Les reports statistiques du fait d'enregistrements clos le 26ème ou 27ème jour du mois, les déqualifications judiciaires injustifiées, les déperditions entre le logiciel de rédaction de procédures et le logiciel de centralisation statistique : toutes ces pratiques, là où elles avaient cours, doivent cesser sans délai ! C'est une obligation de service public.
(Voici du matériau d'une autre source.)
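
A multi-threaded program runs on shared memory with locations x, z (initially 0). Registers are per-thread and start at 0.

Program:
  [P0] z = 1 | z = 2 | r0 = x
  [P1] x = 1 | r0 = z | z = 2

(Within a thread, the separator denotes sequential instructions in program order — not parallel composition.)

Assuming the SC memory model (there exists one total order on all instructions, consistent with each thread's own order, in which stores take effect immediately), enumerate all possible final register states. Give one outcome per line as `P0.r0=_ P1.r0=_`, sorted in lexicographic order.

outcome vector order: (P0.r0,P1.r0)
|SC outcomes| = 4

P0.r0=0 P1.r0=2
P0.r0=1 P1.r0=0
P0.r0=1 P1.r0=1
P0.r0=1 P1.r0=2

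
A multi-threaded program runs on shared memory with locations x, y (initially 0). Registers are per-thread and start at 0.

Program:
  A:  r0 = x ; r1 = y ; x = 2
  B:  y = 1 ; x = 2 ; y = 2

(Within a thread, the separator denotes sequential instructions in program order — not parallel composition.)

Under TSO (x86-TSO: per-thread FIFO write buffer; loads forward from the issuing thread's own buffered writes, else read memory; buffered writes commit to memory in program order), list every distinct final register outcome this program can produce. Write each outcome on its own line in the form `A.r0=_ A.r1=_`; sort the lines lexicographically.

outcome vector order: (A.r0,A.r1)
|TSO outcomes| = 5

A.r0=0 A.r1=0
A.r0=0 A.r1=1
A.r0=0 A.r1=2
A.r0=2 A.r1=1
A.r0=2 A.r1=2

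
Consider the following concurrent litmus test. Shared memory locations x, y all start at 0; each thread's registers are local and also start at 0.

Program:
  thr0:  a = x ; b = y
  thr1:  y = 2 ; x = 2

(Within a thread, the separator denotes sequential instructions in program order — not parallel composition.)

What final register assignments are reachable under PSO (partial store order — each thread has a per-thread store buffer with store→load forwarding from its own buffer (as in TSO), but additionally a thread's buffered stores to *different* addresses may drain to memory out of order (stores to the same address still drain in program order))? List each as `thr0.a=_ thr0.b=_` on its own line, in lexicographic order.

outcome vector order: (thr0.a,thr0.b)
|PSO outcomes| = 4

thr0.a=0 thr0.b=0
thr0.a=0 thr0.b=2
thr0.a=2 thr0.b=0
thr0.a=2 thr0.b=2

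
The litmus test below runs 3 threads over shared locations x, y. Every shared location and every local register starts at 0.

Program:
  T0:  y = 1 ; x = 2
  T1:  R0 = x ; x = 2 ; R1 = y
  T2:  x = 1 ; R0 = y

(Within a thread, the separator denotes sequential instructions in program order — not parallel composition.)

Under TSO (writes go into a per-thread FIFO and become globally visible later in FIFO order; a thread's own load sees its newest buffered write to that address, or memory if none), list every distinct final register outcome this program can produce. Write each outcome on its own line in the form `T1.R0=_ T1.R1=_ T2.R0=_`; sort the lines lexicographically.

outcome vector order: (T1.R0,T1.R1,T2.R0)
|TSO outcomes| = 10

T1.R0=0 T1.R1=0 T2.R0=0
T1.R0=0 T1.R1=0 T2.R0=1
T1.R0=0 T1.R1=1 T2.R0=0
T1.R0=0 T1.R1=1 T2.R0=1
T1.R0=1 T1.R1=0 T2.R0=0
T1.R0=1 T1.R1=0 T2.R0=1
T1.R0=1 T1.R1=1 T2.R0=0
T1.R0=1 T1.R1=1 T2.R0=1
T1.R0=2 T1.R1=1 T2.R0=0
T1.R0=2 T1.R1=1 T2.R0=1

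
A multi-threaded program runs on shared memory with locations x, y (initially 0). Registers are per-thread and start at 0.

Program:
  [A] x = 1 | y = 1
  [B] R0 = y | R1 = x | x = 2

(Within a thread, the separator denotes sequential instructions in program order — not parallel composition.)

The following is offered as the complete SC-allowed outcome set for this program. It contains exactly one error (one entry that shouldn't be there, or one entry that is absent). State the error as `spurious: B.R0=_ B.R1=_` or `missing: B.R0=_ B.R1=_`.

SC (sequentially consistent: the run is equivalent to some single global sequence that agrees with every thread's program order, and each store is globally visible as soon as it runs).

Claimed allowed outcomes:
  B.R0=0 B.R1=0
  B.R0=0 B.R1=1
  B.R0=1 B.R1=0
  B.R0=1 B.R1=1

outcome vector order: (B.R0,B.R1)
SC (3): 0/0, 0/1, 1/1
claimed∖SC = {1/0}

spurious: B.R0=1 B.R1=0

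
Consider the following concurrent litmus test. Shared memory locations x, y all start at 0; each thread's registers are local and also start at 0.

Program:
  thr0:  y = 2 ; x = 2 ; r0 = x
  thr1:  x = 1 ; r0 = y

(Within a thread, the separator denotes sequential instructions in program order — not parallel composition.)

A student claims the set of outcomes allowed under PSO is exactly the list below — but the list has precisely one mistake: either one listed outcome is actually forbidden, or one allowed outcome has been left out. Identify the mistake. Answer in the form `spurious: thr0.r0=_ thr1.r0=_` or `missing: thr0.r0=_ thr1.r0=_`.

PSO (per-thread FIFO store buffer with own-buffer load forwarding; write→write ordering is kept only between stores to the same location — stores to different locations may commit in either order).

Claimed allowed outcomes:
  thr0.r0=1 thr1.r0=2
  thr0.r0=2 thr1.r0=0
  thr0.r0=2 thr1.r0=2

missing: thr0.r0=1 thr1.r0=0

outcome vector order: (thr0.r0,thr1.r0)
under PSO → 1/0 1/2 2/0 2/2
PSO∖claimed = {1/0}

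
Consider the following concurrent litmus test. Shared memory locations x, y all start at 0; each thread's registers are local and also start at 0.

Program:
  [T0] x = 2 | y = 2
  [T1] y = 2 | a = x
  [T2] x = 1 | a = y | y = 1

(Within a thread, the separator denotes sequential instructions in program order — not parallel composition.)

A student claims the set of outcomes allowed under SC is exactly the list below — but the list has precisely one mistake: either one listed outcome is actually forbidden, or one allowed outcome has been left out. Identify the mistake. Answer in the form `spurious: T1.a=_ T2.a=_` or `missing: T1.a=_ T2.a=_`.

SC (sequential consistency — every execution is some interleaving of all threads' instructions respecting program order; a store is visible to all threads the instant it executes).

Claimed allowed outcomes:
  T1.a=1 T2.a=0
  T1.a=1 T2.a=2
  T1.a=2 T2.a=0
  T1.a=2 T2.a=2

missing: T1.a=0 T2.a=2

outcome vector order: (T1.a,T2.a)
SC: 5 outcomes — {(0,2) (1,0) (1,2) (2,0) (2,2)}
SC∖claimed = {(0,2)}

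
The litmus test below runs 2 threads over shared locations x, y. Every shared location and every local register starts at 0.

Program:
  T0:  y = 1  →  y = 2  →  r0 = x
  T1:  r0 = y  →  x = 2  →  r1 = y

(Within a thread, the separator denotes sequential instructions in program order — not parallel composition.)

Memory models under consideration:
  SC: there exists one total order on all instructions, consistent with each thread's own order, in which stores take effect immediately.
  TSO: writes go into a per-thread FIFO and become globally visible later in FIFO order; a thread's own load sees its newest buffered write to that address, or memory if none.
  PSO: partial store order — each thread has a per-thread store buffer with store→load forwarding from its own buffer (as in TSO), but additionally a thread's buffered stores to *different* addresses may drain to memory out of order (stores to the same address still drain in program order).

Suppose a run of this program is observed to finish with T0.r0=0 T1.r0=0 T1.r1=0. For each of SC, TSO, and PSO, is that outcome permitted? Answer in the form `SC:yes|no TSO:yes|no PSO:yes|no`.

SC:no TSO:yes PSO:yes

outcome vector order: (T0.r0,T1.r0,T1.r1)
SC (9): 0/0/2 0/1/2 0/2/2 2/0/0 2/0/1 2/0/2 2/1/1 2/1/2 2/2/2
TSO (12): 0/0/0 0/0/1 0/0/2 0/1/1 0/1/2 0/2/2 2/0/0 2/0/1 2/0/2 2/1/1 2/1/2 2/2/2
PSO (12): 0/0/0 0/0/1 0/0/2 0/1/1 0/1/2 0/2/2 2/0/0 2/0/1 2/0/2 2/1/1 2/1/2 2/2/2
target 0/0/0 ∈ {TSO,PSO}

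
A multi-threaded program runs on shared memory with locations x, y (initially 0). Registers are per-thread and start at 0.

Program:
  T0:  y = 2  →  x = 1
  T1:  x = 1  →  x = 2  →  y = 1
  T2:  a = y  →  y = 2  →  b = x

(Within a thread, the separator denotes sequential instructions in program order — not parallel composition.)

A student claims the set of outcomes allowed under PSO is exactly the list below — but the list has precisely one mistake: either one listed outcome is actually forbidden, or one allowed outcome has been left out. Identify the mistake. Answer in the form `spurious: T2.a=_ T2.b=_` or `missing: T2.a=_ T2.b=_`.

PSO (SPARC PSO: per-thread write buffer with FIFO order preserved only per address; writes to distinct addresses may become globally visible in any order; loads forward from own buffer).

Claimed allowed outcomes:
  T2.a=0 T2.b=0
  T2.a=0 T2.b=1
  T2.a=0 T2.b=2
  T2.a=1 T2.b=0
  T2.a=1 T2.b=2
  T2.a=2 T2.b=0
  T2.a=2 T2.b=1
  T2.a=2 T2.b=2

outcome vector order: (T2.a,T2.b)
PSO (9): (0,0) (0,1) (0,2) (1,0) (1,1) (1,2) (2,0) (2,1) (2,2)
PSO∖claimed = {(1,1)}

missing: T2.a=1 T2.b=1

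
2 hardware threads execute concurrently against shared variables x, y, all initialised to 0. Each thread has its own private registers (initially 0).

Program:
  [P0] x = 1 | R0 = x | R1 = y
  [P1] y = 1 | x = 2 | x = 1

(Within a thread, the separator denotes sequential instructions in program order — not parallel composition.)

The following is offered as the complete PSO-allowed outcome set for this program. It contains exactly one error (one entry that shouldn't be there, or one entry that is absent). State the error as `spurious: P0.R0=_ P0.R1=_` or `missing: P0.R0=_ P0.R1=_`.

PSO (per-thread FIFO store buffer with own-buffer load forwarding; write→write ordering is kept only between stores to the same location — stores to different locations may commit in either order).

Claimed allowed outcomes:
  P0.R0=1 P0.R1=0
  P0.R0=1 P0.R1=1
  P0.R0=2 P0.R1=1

missing: P0.R0=2 P0.R1=0

outcome vector order: (P0.R0,P0.R1)
[PSO] allowed = {<1 0>; <1 1>; <2 0>; <2 1>}
PSO∖claimed = {<2 0>}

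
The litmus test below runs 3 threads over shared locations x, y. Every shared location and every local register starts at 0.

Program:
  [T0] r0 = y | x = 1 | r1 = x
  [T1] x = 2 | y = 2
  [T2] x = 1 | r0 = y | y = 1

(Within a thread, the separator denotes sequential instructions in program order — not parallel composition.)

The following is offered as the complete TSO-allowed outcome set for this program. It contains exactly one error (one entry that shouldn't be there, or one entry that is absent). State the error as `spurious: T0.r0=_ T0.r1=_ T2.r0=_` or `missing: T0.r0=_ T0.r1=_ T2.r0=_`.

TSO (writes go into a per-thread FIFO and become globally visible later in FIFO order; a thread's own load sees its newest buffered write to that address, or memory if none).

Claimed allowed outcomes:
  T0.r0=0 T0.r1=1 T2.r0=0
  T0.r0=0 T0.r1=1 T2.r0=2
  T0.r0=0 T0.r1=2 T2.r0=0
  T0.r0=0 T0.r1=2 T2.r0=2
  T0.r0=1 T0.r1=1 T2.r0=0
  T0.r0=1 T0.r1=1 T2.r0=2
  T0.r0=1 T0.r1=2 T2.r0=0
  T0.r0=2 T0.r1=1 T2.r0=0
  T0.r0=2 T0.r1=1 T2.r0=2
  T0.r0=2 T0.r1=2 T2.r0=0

outcome vector order: (T0.r0,T0.r1,T2.r0)
TSO (9): <0 1 0> <0 1 2> <0 2 0> <0 2 2> <1 1 0> <1 1 2> <1 2 0> <2 1 0> <2 1 2>
claimed∖TSO = {<2 2 0>}

spurious: T0.r0=2 T0.r1=2 T2.r0=0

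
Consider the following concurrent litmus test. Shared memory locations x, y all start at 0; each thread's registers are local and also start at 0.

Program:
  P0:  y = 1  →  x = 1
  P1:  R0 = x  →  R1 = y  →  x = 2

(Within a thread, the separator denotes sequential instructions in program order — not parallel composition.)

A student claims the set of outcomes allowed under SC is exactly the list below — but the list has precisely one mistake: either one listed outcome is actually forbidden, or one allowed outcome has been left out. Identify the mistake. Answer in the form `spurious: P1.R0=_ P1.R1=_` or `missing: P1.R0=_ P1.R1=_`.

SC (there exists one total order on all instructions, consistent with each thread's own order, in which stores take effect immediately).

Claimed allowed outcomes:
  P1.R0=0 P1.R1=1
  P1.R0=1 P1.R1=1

outcome vector order: (P1.R0,P1.R1)
SC (3): <0 0>, <0 1>, <1 1>
SC∖claimed = {<0 0>}

missing: P1.R0=0 P1.R1=0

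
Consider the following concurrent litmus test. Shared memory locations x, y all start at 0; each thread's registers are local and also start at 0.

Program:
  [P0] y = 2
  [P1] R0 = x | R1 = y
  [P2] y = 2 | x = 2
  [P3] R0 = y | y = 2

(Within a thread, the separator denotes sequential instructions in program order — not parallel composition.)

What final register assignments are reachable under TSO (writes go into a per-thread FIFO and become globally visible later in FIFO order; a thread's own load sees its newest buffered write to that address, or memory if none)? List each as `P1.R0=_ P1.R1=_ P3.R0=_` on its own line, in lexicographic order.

P1.R0=0 P1.R1=0 P3.R0=0
P1.R0=0 P1.R1=0 P3.R0=2
P1.R0=0 P1.R1=2 P3.R0=0
P1.R0=0 P1.R1=2 P3.R0=2
P1.R0=2 P1.R1=2 P3.R0=0
P1.R0=2 P1.R1=2 P3.R0=2

outcome vector order: (P1.R0,P1.R1,P3.R0)
|TSO outcomes| = 6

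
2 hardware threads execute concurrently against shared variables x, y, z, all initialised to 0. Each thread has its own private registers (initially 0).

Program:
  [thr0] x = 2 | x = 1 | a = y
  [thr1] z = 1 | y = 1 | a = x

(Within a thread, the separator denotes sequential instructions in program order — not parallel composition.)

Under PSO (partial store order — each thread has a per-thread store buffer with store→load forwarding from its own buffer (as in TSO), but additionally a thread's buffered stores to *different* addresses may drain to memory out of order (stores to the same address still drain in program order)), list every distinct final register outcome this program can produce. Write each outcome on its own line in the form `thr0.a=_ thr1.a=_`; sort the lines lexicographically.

outcome vector order: (thr0.a,thr1.a)
|PSO outcomes| = 6

thr0.a=0 thr1.a=0
thr0.a=0 thr1.a=1
thr0.a=0 thr1.a=2
thr0.a=1 thr1.a=0
thr0.a=1 thr1.a=1
thr0.a=1 thr1.a=2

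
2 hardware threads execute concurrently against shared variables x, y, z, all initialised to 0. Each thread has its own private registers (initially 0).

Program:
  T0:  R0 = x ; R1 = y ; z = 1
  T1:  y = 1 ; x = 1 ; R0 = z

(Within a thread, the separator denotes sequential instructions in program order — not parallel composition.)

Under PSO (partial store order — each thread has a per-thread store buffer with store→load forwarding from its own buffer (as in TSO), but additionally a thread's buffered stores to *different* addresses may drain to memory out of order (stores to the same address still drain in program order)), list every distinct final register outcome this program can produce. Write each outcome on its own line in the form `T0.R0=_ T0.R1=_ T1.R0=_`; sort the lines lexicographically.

T0.R0=0 T0.R1=0 T1.R0=0
T0.R0=0 T0.R1=0 T1.R0=1
T0.R0=0 T0.R1=1 T1.R0=0
T0.R0=0 T0.R1=1 T1.R0=1
T0.R0=1 T0.R1=0 T1.R0=0
T0.R0=1 T0.R1=0 T1.R0=1
T0.R0=1 T0.R1=1 T1.R0=0
T0.R0=1 T0.R1=1 T1.R0=1

outcome vector order: (T0.R0,T0.R1,T1.R0)
|PSO outcomes| = 8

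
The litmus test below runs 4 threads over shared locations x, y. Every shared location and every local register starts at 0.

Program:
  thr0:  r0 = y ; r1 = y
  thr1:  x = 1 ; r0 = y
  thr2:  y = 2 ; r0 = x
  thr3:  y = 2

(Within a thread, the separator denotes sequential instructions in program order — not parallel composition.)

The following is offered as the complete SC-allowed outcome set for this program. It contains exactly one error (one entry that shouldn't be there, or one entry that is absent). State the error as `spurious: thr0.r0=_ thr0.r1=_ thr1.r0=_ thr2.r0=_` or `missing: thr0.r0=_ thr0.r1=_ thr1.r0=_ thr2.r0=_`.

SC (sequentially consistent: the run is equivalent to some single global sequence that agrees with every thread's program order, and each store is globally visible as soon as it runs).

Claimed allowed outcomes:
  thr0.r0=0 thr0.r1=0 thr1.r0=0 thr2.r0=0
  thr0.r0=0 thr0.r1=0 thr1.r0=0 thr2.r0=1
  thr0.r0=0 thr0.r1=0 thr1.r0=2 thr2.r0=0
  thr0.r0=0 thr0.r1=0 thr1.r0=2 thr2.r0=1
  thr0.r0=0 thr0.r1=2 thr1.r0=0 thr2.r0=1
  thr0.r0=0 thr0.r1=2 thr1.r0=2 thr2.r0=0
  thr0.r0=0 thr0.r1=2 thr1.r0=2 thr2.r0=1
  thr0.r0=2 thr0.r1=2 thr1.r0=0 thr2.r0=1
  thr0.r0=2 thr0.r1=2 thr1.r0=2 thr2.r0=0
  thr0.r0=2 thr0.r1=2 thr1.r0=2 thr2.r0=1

outcome vector order: (thr0.r0,thr0.r1,thr1.r0,thr2.r0)
SC: 9 outcomes — {<0 0 0 1>; <0 0 2 0>; <0 0 2 1>; <0 2 0 1>; <0 2 2 0>; <0 2 2 1>; <2 2 0 1>; <2 2 2 0>; <2 2 2 1>}
claimed∖SC = {<0 0 0 0>}

spurious: thr0.r0=0 thr0.r1=0 thr1.r0=0 thr2.r0=0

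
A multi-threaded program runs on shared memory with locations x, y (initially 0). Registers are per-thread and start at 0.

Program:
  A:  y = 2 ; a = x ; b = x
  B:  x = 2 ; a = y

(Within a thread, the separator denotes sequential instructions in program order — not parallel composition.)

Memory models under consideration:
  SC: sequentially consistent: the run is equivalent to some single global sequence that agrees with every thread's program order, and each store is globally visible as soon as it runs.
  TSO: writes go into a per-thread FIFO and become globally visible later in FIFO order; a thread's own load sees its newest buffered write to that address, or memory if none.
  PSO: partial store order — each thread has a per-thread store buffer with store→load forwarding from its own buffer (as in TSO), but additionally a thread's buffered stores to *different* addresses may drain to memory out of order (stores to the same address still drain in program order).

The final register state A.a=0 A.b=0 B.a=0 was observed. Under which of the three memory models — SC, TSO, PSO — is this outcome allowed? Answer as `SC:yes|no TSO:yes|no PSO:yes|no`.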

J'entends mettre un terme aux pratiques statistiques ayant dérivé vers une "politique du chiffre", devenue pour vous une équation impossible.
Des pratiques qui ont pu, d'autre part, vous détourner, vos collaborateurs ou vous-mêmes, des missions véritablement prioritaires du traitement de fond des problèmes de délinquance.
»


[discours cadre sur la sécurité - 19 septembre 2012]

 

La cause paraissait entendue, et le changement était peut-être pour maintenant : comme nous le répétons tous les deux depuis des années, les chiffres statistiques de la délinquance constatée, de même que ceux du réel taux d’élucidation, étaient bidonnés. Donc faux. Tout simplement. Nous pouvons même affirmer qu’ils étaient prédéterminés par des instructions précises d’objectifs à atteindre chaque semaine, chaque mois, chaque année.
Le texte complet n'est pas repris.